As a chemical weapon, it is classified as a weapon of mass destruction by the United Nations. Pursuant to UN Resolution 687 its production and stockpiling was outlawed globally by the Chemical Weapons Convention (CWC) of 1993, although Egypt, Israel, North Korea and South Sudan have not ratified the CWC (thus not outlawing their own stockpiling of chemical weapons).

==Chemical characteristics==
Like its predecessor sarin, cyclosarin is a liquid organophosphate nerve agent. Its physical characteristics are, however, quite different from those of sarin.

At room temperature, cyclosarin is a colorless liquid whose odor has been variously described as sweet and musty, or resembling peaches or shellac.

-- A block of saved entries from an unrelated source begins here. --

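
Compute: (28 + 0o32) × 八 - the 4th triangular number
Convert 0o32 (octal) → 3×8 + 2 = 26 (decimal)
Convert 八 (Chinese numeral) → 8 (decimal)
Convert the 4th triangular number (triangular index) → 4×5/2 = 10 (decimal)
Expression in decimal: (28 + 26) × 8 - 10
Parentheses first: 28 + 26 = 54
Multiply: 54 × 8 = 432
Subtract: 432 - 10 = 422
422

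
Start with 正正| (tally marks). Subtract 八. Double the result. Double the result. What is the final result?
Convert 正正| (tally marks) → 5 + 5 + 1 = 11 (decimal)
Start: 11
Convert 八 (Chinese numeral) → 8 (decimal)
11 - 8 = 3
3 × 2 = 6
6 × 2 = 12
12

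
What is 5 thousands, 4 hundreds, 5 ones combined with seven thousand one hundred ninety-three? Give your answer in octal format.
Convert 5 thousands, 4 hundreds, 5 ones (place-value notation) → 5×1000 + 4×100 + 5 = 5405 (decimal)
Convert seven thousand one hundred ninety-three (English words) → 7×1000 + 1×100 + 93 = 7193 (decimal)
Compute 5405 + 7193 = 12598
Convert 12598 (decimal) → 12598 = 3×4096 + 4×64 + 6×8 + 6 → 0o30466 (octal)
0o30466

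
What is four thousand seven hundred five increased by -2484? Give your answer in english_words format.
Convert four thousand seven hundred five (English words) → 4×1000 + 7×100 + 5 = 4705 (decimal)
Compute 4705 + -2484 = 2221
Convert 2221 (decimal) → 2221 = 2×1000 + 2×100 + 21 → two thousand two hundred twenty-one (English words)
two thousand two hundred twenty-one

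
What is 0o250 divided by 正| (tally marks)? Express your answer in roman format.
Convert 0o250 (octal) → 2×64 + 5×8 = 168 (decimal)
Convert 正| (tally marks) → 5 + 1 = 6 (decimal)
Compute 168 ÷ 6 = 28
Convert 28 (decimal) → 28 = 10 + 10 + 5 + 1 + 1 + 1 → XXVIII (Roman numeral)
XXVIII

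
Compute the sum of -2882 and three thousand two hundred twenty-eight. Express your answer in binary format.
Convert three thousand two hundred twenty-eight (English words) → 3×1000 + 2×100 + 28 = 3228 (decimal)
Compute -2882 + 3228 = 346
Convert 346 (decimal) → 346 = 256 + 64 + 16 + 8 + 2 → 0b101011010 (binary)
0b101011010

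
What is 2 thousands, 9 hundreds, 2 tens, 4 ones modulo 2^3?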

Unlike sarin, cyclosarin is a persistent liquid, meaning that it has a low vapor pressure and therefore evaporates relatively slowly, at only about 1/69th the rate of sarin and 1/20th that of water.

Also unlike sarin, cyclosarin is flammable, with a flash point of 94 °C (201 °F).

==History==
First synthesized during World War II as part of Nazi Germany's chemical weapons research on organophosphate compounds after their military potential was recognized, cyclosarin was also studied later in the United States and Great Britain in the early 1950s as part of a systematic study of potential nerve agents. It was never selected for mass production, however, due to its precursors being more expensive than those of other G-series nerve agents such as sarin (GB).

To date, Iraq is the only nation known to have manufactured significant quantities of cyclosarin for use as a chemical agent and to deploy it in battle. During the Iran–Iraq War (1980–1988), the Iraqis used sarin and cyclosarin together as a mixture. This was likely done to obtain a more persistent chemical agent as well as in response to an existing embargo placed on alcohol precursors for sarin.

==Munitions==
===Binary weapons===

Like other nerve agents, cyclosarin can be shipped in binary munitions.

A cyclosarin binary weapon would most likely contain methylphosphonyl difluoride in one capsule, with the other capsule containing a mixture of cyclohexylamine and cyclohexanol.

===GB-GF mixtures===
Iraq fielded munitions filled with a mixture of GB (sarin) and GF (cyclosarin). Tests on mice indicated that GB-GF mixtures have a relative toxicity between GF and GB.